South Africans are already routinely going without power for many hours a day. Soon, things will get worse.
The struggling state power company Eskom is predicting a “very difficult winter” starting this June, warning that electricity outages could reach an unprecedented level during the current South African energy crisis, the country’s worst-ever.
South Africa used to be the most advanced country on the African continent, a place with world-class roads and railroads. It was the place that discovered how to do heart transplants, and came up with other inventions such as advanced cataract surgery, CT scans, and computerized ticketing systems. Foreign observers hoped things would improve after the end of white rule over the predominantly black country in 1990. But instead, the country got worse under its new rulers, the left-wing African National Congress. South Africa has since had one of the world’s highest crime rates, for a quarter century under the ANC’s rule. Seemingly everything is falling apart. South Africa has the world’s highest rape rate, the third-highest murder rate in the world, the world’s highest robbery rate, and the world’s highest burglary rate.
Many homes and companies in South Africa are already facing scheduled electricity outages – or load shedding – of more than 10 hours a day, largely due to breakdowns in Eskom’s ailing fleet of power plants. Winter demand for power is expected to surge to about 33,000 megawatts but Eskom is not able to generate more than 26,000 megawatts.
Eskom has not yet gone beyond “Stage 6” power cuts, which require 6,000 megawatts to be shed from the national grid. This winter it may move to “Stage 8”, said Eskom executive Segomoco Scheppers. That would require up to 8,000 megawatts to be shed, resulting in 16 hours of outages every 32 hours.
“Stage 8” is just one scenario that Eskom is preparing for if its strategies fail, he said, explaining that the power cuts are necessary in order to avoid a national grid collapse.
“The alternative, which is a blackout, is really a nightmare scenario because it is an uncontrolled situation where the whole country loses supply,” said Scheppers. He claimed the likelihood of this is very low, but observers think the chance is very real.
South Africa’s power crisis has gotten worse over the past year, damaging industrial production and leaving cities dark and more prone to violent crime.
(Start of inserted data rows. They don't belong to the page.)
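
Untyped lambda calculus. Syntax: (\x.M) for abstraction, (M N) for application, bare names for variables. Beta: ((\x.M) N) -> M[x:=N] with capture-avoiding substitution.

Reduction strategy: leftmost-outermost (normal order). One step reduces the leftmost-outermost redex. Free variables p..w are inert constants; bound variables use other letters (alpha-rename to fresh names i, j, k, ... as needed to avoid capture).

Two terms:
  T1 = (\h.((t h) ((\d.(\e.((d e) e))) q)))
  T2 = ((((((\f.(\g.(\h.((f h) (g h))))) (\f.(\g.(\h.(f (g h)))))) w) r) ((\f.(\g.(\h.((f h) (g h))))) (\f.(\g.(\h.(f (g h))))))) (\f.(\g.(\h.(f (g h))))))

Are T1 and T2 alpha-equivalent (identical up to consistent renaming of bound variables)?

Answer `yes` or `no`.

Term 1: (\h.((t h) ((\d.(\e.((d e) e))) q)))
Term 2: ((((((\f.(\g.(\h.((f h) (g h))))) (\f.(\g.(\h.(f (g h)))))) w) r) ((\f.(\g.(\h.((f h) (g h))))) (\f.(\g.(\h.(f (g h))))))) (\f.(\g.(\h.(f (g h))))))
Alpha-equivalence: compare structure up to binder renaming.
Result: False

Answer: no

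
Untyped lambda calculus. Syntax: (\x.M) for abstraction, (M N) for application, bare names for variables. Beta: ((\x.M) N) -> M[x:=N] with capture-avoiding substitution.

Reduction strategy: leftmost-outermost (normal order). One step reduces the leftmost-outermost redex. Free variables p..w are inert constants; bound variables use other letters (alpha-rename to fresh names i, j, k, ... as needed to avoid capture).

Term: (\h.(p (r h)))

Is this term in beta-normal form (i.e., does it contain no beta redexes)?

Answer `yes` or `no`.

Answer: yes

Derivation:
Term: (\h.(p (r h)))
No beta redexes found.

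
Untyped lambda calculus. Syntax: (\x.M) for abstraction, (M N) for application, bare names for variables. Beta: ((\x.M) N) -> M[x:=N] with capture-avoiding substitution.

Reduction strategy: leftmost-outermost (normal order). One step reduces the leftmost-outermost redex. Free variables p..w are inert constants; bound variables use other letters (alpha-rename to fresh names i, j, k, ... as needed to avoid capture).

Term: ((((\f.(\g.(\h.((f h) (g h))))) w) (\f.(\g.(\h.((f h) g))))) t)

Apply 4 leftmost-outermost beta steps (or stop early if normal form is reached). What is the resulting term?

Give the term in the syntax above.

Answer: ((w t) (\g.(\h.((t h) g))))

Derivation:
Step 0: ((((\f.(\g.(\h.((f h) (g h))))) w) (\f.(\g.(\h.((f h) g))))) t)
Step 1: (((\g.(\h.((w h) (g h)))) (\f.(\g.(\h.((f h) g))))) t)
Step 2: ((\h.((w h) ((\f.(\g.(\h.((f h) g)))) h))) t)
Step 3: ((w t) ((\f.(\g.(\h.((f h) g)))) t))
Step 4: ((w t) (\g.(\h.((t h) g))))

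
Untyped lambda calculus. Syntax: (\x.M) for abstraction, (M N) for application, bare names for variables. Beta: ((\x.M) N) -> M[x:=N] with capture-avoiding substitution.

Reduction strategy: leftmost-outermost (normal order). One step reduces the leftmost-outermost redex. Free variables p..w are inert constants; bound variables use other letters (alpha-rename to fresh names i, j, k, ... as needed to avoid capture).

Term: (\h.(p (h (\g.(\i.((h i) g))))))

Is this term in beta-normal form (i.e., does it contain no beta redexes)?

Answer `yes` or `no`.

Answer: yes

Derivation:
Term: (\h.(p (h (\g.(\i.((h i) g))))))
No beta redexes found.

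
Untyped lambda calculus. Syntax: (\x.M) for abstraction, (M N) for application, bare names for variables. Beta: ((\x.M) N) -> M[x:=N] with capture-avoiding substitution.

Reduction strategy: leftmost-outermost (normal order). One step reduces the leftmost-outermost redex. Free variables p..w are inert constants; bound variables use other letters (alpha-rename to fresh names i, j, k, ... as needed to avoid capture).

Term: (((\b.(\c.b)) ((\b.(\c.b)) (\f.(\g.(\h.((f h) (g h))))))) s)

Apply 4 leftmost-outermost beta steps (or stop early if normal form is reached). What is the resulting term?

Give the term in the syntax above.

Step 0: (((\b.(\c.b)) ((\b.(\c.b)) (\f.(\g.(\h.((f h) (g h))))))) s)
Step 1: ((\c.((\b.(\c.b)) (\f.(\g.(\h.((f h) (g h))))))) s)
Step 2: ((\b.(\c.b)) (\f.(\g.(\h.((f h) (g h))))))
Step 3: (\c.(\f.(\g.(\h.((f h) (g h))))))
Step 4: (normal form reached)

Answer: (\c.(\f.(\g.(\h.((f h) (g h))))))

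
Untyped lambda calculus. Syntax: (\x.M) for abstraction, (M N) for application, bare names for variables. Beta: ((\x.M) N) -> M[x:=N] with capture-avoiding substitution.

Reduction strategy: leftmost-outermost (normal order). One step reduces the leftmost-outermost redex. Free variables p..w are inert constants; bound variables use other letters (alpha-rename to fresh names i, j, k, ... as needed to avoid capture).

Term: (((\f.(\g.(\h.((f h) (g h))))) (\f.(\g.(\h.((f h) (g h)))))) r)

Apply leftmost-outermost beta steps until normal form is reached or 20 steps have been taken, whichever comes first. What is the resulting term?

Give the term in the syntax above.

Answer: (\h.(\i.((h i) ((r h) i))))

Derivation:
Step 0: (((\f.(\g.(\h.((f h) (g h))))) (\f.(\g.(\h.((f h) (g h)))))) r)
Step 1: ((\g.(\h.(((\f.(\g.(\h.((f h) (g h))))) h) (g h)))) r)
Step 2: (\h.(((\f.(\g.(\h.((f h) (g h))))) h) (r h)))
Step 3: (\h.((\g.(\i.((h i) (g i)))) (r h)))
Step 4: (\h.(\i.((h i) ((r h) i))))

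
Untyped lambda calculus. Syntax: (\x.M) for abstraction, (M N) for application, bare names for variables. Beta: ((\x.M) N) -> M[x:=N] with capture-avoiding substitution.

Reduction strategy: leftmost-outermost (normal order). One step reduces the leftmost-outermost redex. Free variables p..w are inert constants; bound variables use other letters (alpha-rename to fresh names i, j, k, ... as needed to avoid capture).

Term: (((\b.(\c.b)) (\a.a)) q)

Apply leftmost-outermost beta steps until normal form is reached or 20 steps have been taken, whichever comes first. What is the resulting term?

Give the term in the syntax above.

Step 0: (((\b.(\c.b)) (\a.a)) q)
Step 1: ((\c.(\a.a)) q)
Step 2: (\a.a)

Answer: (\a.a)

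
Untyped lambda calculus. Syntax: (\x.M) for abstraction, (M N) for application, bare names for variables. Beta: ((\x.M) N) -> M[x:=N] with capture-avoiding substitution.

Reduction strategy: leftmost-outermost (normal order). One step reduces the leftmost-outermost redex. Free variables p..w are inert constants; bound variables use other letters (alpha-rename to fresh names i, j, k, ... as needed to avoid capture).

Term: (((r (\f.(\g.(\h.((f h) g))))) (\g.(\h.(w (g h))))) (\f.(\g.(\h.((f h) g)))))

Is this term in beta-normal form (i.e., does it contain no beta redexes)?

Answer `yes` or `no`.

Answer: yes

Derivation:
Term: (((r (\f.(\g.(\h.((f h) g))))) (\g.(\h.(w (g h))))) (\f.(\g.(\h.((f h) g)))))
No beta redexes found.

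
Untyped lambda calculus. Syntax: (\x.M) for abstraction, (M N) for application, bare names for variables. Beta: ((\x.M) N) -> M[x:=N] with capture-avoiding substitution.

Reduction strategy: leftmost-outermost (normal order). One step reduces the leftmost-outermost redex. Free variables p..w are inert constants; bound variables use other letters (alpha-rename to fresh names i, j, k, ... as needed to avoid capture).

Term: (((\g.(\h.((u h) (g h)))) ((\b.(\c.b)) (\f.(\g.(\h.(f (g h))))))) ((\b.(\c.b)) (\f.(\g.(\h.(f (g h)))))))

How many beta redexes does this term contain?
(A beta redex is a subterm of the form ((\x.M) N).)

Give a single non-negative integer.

Term: (((\g.(\h.((u h) (g h)))) ((\b.(\c.b)) (\f.(\g.(\h.(f (g h))))))) ((\b.(\c.b)) (\f.(\g.(\h.(f (g h)))))))
  Redex: ((\g.(\h.((u h) (g h)))) ((\b.(\c.b)) (\f.(\g.(\h.(f (g h)))))))
  Redex: ((\b.(\c.b)) (\f.(\g.(\h.(f (g h))))))
  Redex: ((\b.(\c.b)) (\f.(\g.(\h.(f (g h))))))
Total redexes: 3

Answer: 3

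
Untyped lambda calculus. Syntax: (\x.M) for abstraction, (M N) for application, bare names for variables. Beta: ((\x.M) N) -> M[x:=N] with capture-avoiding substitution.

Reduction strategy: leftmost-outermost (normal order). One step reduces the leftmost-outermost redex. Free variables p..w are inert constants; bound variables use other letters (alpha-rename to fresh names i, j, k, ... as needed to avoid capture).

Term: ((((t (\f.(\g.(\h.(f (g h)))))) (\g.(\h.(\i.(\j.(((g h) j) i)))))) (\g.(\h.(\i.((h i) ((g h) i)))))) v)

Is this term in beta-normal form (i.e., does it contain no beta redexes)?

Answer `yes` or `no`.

Term: ((((t (\f.(\g.(\h.(f (g h)))))) (\g.(\h.(\i.(\j.(((g h) j) i)))))) (\g.(\h.(\i.((h i) ((g h) i)))))) v)
No beta redexes found.

Answer: yes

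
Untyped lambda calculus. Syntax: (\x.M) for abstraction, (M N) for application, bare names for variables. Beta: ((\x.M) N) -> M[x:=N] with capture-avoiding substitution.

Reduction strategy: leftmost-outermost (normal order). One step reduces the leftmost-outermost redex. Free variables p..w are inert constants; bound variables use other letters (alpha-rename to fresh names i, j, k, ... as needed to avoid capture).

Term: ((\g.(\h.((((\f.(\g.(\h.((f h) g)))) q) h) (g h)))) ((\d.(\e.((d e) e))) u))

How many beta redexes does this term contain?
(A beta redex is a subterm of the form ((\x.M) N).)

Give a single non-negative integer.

Answer: 3

Derivation:
Term: ((\g.(\h.((((\f.(\g.(\h.((f h) g)))) q) h) (g h)))) ((\d.(\e.((d e) e))) u))
  Redex: ((\g.(\h.((((\f.(\g.(\h.((f h) g)))) q) h) (g h)))) ((\d.(\e.((d e) e))) u))
  Redex: ((\f.(\g.(\h.((f h) g)))) q)
  Redex: ((\d.(\e.((d e) e))) u)
Total redexes: 3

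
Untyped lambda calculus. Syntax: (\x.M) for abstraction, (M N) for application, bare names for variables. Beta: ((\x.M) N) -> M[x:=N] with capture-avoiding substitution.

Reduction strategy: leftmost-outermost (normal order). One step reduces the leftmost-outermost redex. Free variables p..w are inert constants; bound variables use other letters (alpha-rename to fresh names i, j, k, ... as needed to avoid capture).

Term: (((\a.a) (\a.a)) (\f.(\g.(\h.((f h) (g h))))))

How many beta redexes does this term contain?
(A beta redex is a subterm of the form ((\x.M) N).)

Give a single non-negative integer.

Answer: 1

Derivation:
Term: (((\a.a) (\a.a)) (\f.(\g.(\h.((f h) (g h))))))
  Redex: ((\a.a) (\a.a))
Total redexes: 1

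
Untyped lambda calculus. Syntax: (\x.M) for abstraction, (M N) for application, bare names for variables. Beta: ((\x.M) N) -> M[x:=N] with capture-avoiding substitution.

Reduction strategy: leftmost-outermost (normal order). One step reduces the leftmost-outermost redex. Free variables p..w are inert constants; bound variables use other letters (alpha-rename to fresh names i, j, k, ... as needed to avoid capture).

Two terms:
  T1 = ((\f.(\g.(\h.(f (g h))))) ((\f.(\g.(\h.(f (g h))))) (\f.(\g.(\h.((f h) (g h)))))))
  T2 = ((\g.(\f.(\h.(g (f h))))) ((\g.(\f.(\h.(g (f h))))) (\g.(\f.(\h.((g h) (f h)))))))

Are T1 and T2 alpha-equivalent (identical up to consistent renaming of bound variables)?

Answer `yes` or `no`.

Term 1: ((\f.(\g.(\h.(f (g h))))) ((\f.(\g.(\h.(f (g h))))) (\f.(\g.(\h.((f h) (g h)))))))
Term 2: ((\g.(\f.(\h.(g (f h))))) ((\g.(\f.(\h.(g (f h))))) (\g.(\f.(\h.((g h) (f h)))))))
Alpha-equivalence: compare structure up to binder renaming.
Result: True

Answer: yes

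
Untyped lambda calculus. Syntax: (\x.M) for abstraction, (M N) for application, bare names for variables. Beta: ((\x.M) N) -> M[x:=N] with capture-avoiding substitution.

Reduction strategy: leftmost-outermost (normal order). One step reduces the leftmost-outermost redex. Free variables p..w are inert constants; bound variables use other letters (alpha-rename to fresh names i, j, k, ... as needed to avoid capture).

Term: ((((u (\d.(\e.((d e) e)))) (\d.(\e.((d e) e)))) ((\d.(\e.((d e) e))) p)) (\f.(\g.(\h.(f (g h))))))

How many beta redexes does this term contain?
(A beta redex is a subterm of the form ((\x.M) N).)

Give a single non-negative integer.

Term: ((((u (\d.(\e.((d e) e)))) (\d.(\e.((d e) e)))) ((\d.(\e.((d e) e))) p)) (\f.(\g.(\h.(f (g h))))))
  Redex: ((\d.(\e.((d e) e))) p)
Total redexes: 1

Answer: 1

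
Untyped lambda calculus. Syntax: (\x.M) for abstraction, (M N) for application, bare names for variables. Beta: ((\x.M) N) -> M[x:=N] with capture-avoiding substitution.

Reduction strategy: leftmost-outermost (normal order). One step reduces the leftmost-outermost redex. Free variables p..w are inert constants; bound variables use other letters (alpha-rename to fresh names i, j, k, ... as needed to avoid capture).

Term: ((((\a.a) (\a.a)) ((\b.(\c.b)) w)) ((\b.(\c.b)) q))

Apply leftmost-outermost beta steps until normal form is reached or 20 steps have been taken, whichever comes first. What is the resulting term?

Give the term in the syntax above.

Step 0: ((((\a.a) (\a.a)) ((\b.(\c.b)) w)) ((\b.(\c.b)) q))
Step 1: (((\a.a) ((\b.(\c.b)) w)) ((\b.(\c.b)) q))
Step 2: (((\b.(\c.b)) w) ((\b.(\c.b)) q))
Step 3: ((\c.w) ((\b.(\c.b)) q))
Step 4: w

Answer: w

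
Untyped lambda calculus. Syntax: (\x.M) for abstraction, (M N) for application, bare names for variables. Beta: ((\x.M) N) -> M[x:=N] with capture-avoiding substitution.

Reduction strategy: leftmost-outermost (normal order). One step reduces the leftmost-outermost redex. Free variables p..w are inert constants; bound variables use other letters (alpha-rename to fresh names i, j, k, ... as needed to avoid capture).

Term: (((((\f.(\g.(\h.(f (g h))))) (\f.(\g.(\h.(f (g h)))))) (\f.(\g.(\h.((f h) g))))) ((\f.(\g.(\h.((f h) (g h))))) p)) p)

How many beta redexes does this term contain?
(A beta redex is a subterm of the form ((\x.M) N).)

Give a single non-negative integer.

Answer: 2

Derivation:
Term: (((((\f.(\g.(\h.(f (g h))))) (\f.(\g.(\h.(f (g h)))))) (\f.(\g.(\h.((f h) g))))) ((\f.(\g.(\h.((f h) (g h))))) p)) p)
  Redex: ((\f.(\g.(\h.(f (g h))))) (\f.(\g.(\h.(f (g h))))))
  Redex: ((\f.(\g.(\h.((f h) (g h))))) p)
Total redexes: 2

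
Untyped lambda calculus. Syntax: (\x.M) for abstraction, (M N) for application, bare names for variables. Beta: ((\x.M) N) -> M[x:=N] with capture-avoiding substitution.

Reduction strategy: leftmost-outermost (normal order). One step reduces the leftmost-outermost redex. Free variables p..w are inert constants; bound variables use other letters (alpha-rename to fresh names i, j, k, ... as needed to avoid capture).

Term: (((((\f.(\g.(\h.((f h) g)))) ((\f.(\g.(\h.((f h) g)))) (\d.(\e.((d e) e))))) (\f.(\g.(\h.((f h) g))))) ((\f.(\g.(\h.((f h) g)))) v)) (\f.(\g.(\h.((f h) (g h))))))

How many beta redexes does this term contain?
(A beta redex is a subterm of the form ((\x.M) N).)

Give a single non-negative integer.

Term: (((((\f.(\g.(\h.((f h) g)))) ((\f.(\g.(\h.((f h) g)))) (\d.(\e.((d e) e))))) (\f.(\g.(\h.((f h) g))))) ((\f.(\g.(\h.((f h) g)))) v)) (\f.(\g.(\h.((f h) (g h))))))
  Redex: ((\f.(\g.(\h.((f h) g)))) ((\f.(\g.(\h.((f h) g)))) (\d.(\e.((d e) e)))))
  Redex: ((\f.(\g.(\h.((f h) g)))) (\d.(\e.((d e) e))))
  Redex: ((\f.(\g.(\h.((f h) g)))) v)
Total redexes: 3

Answer: 3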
Analysts note that years of underinvestment in maintenance of ageing coal plants has reduced Eskom’s capacity to deliver consistent power supply to millions of homes and businesses. Some of the newer power plants have also broken down due to overburdening. Corruption and sabotage have also fueled the crisis, while Eskom has also had to deal with strikes and sickouts by its workforce. The crippling power cuts have damaged South Africa’s economy, reducing its size by at least 5 per cent in 2022.
Separately, a government official announced today that South Africa will auction 10 new blocks for shale gas exploration in the arid western Karoo region.
South Africa’s first competitive auction for oil and gas resources, expected in 2024 or 2025, is expected to occur as the nation tries to come up with alternative energy sources to assuage the power crisis. “We are potentially looking at a minimum of about 10 shale gas blocks in the Karoo that will be released through competitive bidding,” said government official Bongani Sayidini.
South African officials estimate that the Karoo Basin holds about 209 trillion cubic feet of shale gas resources, although a 2017 study by geologists at the University of Johannesburg said only 13 trillion cubic feet of gas are there. Estimates range from 13 to 390 trillion cubic feet.
Even 5 trillion cubic feet would be enough for support a 1,000 megawatt (MW) to 2,000 MW gas-fired power plant that could supply electricity for up to 30 years, the South African Academy of Science says.
The cost per unit of energy produced would be cheaper than for wind and solar energies, at least initially, but for how long, is not clear — solar and wind energy are getting somewhat cheaper year by year, but still remain more expensive than coal and gas at the current time.
Fracking in the Karoo basin, a vast area covering more than half of South Africa’s land surface, has been blocked for a decade because of resistance from environmental activists.
Green energy policies, along with a corrupt and incompetent government, have helped spawn South Africa’s current power crisis.
As Jazz Shaw notes,
South Africa has always relied primarily on coal-fired power plants because the country sits on rich deposits of coal. But their leaders have followed the same trends we’re seeing in other developed nations around the world, growing “squeamish” about using coal and looking to set up more solar and wind energy farms. Maintenance of some of the coal plants has been neglected because they anticipated the eventual closure of those facilities. Some of them have gone offline.
Meanwhile, demand for electricity has only increased. When people attempt to draw more electricity off the grid than it’s capable of producing, bad things happen. Hence the planned, rolling blackouts by Eskom. They can’t simply wave a magic wand and make more energy appear.